Grocery prices keep straining household budgets
The U.S. Department of Agriculture expects the pressure to continue through 2026. Its April food price outlook forecast overall food prices to rise 2.9% this year, with food-at-home prices up 2.4% and restaurant prices up 3.6%. The agency projected particularly steep increases for sugar and sweets, nonalcoholic beverages and fresh vegetables.
Those increases are forcing families to make smaller, quieter adjustments: fewer impulse purchases, more store-brand items, less meat, fewer snacks and fewer restaurant meals. The result is an affordability crisis that shows up not only in economic data, but also in changed shopping habits.
The strain has appeared in federal household surveys as well. The U.S. Census Bureau said its latest Household Trends and Outlook Pulse Survey data continued tracking food sufficiency, household expenses and other measures of financial stress, offering a window into how families are managing basic needs.
Community organizations have reported similar pressure. In the Federal Reserve’s April Beige Book community summaries, nonprofit and local leaders said lower-income households continued to struggle with necessities, according to Federal Reserve community perspectives collected from districts across the country.
Years of high costs changed how families shop
The current moment follows several years of warnings that food costs were altering consumer behavior. In 2025, Reuters reported grocery prices had posted a notable monthly decline as egg prices fell, but the relief was uneven and did not erase the larger increase families had absorbed since 2020.
Earlier research also showed the persistence of the problem.
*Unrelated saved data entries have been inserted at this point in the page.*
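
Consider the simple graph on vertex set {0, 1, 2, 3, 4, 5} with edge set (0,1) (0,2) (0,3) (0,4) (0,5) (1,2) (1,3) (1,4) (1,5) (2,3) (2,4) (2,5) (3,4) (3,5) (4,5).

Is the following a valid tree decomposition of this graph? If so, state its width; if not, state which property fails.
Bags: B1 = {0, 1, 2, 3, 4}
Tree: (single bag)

A tree decomposition must satisfy three properties: every vertex lies in some bag; for every edge, both endpoints lie together in some bag; and for every vertex, the bags containing it form a connected subtree. Here vertex 5 appears in no bag, so the decomposition is invalid.

No — vertex 5 appears in no bag.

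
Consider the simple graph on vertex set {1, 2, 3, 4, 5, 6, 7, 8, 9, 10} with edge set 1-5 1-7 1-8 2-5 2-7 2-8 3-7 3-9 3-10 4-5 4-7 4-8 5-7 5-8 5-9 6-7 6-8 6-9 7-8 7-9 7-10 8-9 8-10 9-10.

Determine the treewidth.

3

A width-3 tree decomposition is:
Bags: B1 = {5, 7, 8, 9}  B2 = {6, 7, 8, 9}  B3 = {2, 5, 7, 8}  B4 = {1, 5, 7, 8}  B5 = {7, 8, 9, 10}  B6 = {4, 5, 7, 8}  B7 = {3, 7, 9, 10}
Tree: B1–B2, B1–B3, B1–B4, B2–B5, B3–B6, B5–B7
The largest bag has 4 vertices, giving width 3; this decomposition certifies tw(G) ≤ 3. For the lower bound, the 4 vertices {7, 8, 9, 10} are pairwise adjacent, and any tree decomposition puts a clique entirely inside one bag — forcing width ≥ 3. Hence tw(G) = 3 exactly.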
An Urban Institute report on food affordability in 2024 found many households faced continuing challenges paying for groceries or meals even after the pace of inflation slowed.
The issue has become politically and economically central because food is one of the most visible prices consumers encounter. A Brookings Institution analysis said rising costs across major household expenses are helping make affordability a defining issue in 2026.
Economists often point out that slowing inflation does not mean falling prices. For families, that distinction can feel academic: A grocery bill that rises more slowly is still rising, and the higher base leaves little room for error when rent, utilities, child care and debt payments are also competing for income.
Food companies and retailers have tried to appeal to budget-conscious shoppers with value lines, discounts and loyalty programs. But many families remain focused on essentials, buying fewer premium products and stretching meals further. For low-income households, the trade-offs can be more severe, including skipped meals or increased reliance on food banks.
The outlook offers limited relief. Some categories may fall, and egg prices are expected to ease as supply recovers. But USDA forecasts suggest broad food costs will keep moving higher in 2026, meaning the affordability crisis is likely to remain a household reality even if headline inflation improves.
Until wages and household income catch up with the cumulative rise in food costs, grocery prices will remain one of the clearest signs of how deeply the affordability crisis is affecting American families.